Surgical closure of PFO with double continuous suture has resulted in elimination of residual shunt across the PFO.
Indications for surgical closure include the following:
PFO of more than 25 mm in size
Inadequate rim of tissue around the defect
Percutaneous device failure
Percutaneous closure of PFO during cardiac catheterization is another, less-invasive therapeutic option. Indications for its use include the following:
Recurrent cryptogenic stroke due to presumed paradoxical embolism (resulting from PFO failure of conventional drug therapy)
Contraindications to anticoagulant treatment
Alternative to medical therapy or surgical closure - Cryptogenic transient ischemic attack due to presumed paradoxical embolism through a PFO
Presumed paradoxical peripheral or coronary embolism through a PFO
Cryptogenic stroke, transient ischemic attack, or peripheral or coronary embolism due to presumed paradoxical embolism (through a PFO that is associated with a hypercoagulability state)
Patent foramen ovale (PFO) is an anatomical interatrial communication with potential for right-to-left shunt. Foramen ovale has been known since the time of Galen. In 1564, Leonardi Botali, an Italian surgeon, was the first to describe the presence of foramen ovale at birth. However, the function of foramen ovale in utero was not known at that time. In 1877, Cohnheim described paradoxical embolism in relation to PFO.
See also the Medscape Drugs & Disease articles Atrial Septal Defect and Pediatric Atrial Septal Defects.
Patent foramen ovale (PFO) is a flaplike opening between the atrial septa primum and secundum at the location of the fossa ovalis that persists after age 1 year.
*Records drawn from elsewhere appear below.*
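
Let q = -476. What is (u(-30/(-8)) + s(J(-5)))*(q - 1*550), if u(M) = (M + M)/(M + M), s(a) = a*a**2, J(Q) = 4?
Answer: -66690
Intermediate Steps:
s(a) = a**3
u(M) = 1 (u(M) = (2*M)/((2*M)) = (2*M)*(1/(2*M)) = 1)
(u(-30/(-8)) + s(J(-5)))*(q - 1*550) = (1 + 4**3)*(-476 - 1*550) = (1 + 64)*(-476 - 550) = 65*(-1026) = -66690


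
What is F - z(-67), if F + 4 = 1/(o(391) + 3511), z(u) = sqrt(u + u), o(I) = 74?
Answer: -14339/3585 - I*sqrt(134) ≈ -3.9997 - 11.576*I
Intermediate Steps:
z(u) = sqrt(2)*sqrt(u) (z(u) = sqrt(2*u) = sqrt(2)*sqrt(u))
F = -14339/3585 (F = -4 + 1/(74 + 3511) = -4 + 1/3585 = -14339/3585 ≈ -3.9997)
F - z(-67) = -14339/3585 - sqrt(2)*sqrt(-67) = -14339/3585 - sqrt(2)*I*sqrt(67) = -14339/3585 - I*sqrt(134)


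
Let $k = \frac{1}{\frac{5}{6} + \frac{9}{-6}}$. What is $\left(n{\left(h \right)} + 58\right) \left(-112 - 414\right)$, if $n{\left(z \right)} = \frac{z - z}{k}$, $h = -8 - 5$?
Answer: $-30508$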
In utero, the foramen ovale serves as a physiologic conduit for right-to-left shunting. Once the pulmonary circulation is established after birth, left atrial pressure increases, allowing functional closure of the foramen ovale. This is followed by anatomical closure of the septum primum and septum secundum by the age of 1 year.
The Mayo Clinic autopsy study revealed that the size of a PFO increases from a mean of 3.4 mm in the first decade to 5.8 mm in the 10th decade of life, as the valve of fossa ovalis stretches with age. 
With increasing evidence that PFO is the culprit in paradoxical embolic events, the relative importance of the anomaly is being reevaluated. James Lock, MD, postulated that PFO anatomy results in a cul-de-sac between the septa primum and secundum, predisposing individuals to hemostasis and clot formation. Any conditions that increase right atrial pressure more than left atrial pressure can induce paradoxical flow and may result in an embolic event.
This reasoning has greatly altered the previous conception of PFO and is changing current management of the condition.
United States statistics
Patent foramen ovale (PFO) is detected in 10-15% of the population by contrast transthoracic echocardiography. Autopsy studies show a 27% prevalence of probe-patent foramen ovale.  This difference is probably due to the ability to directly visualize PFO on autopsy study, while contrast echocardiography relies on detection of secondary physiologic phenomena.
Sex- and age-related demographics
The prevalence and size of probe-patent PFO is similar in males and females.
The prevalence of PFO declines progressively with age—34% up to age 30 years, 25% for age 30-80 years, and 20% older than 80 years.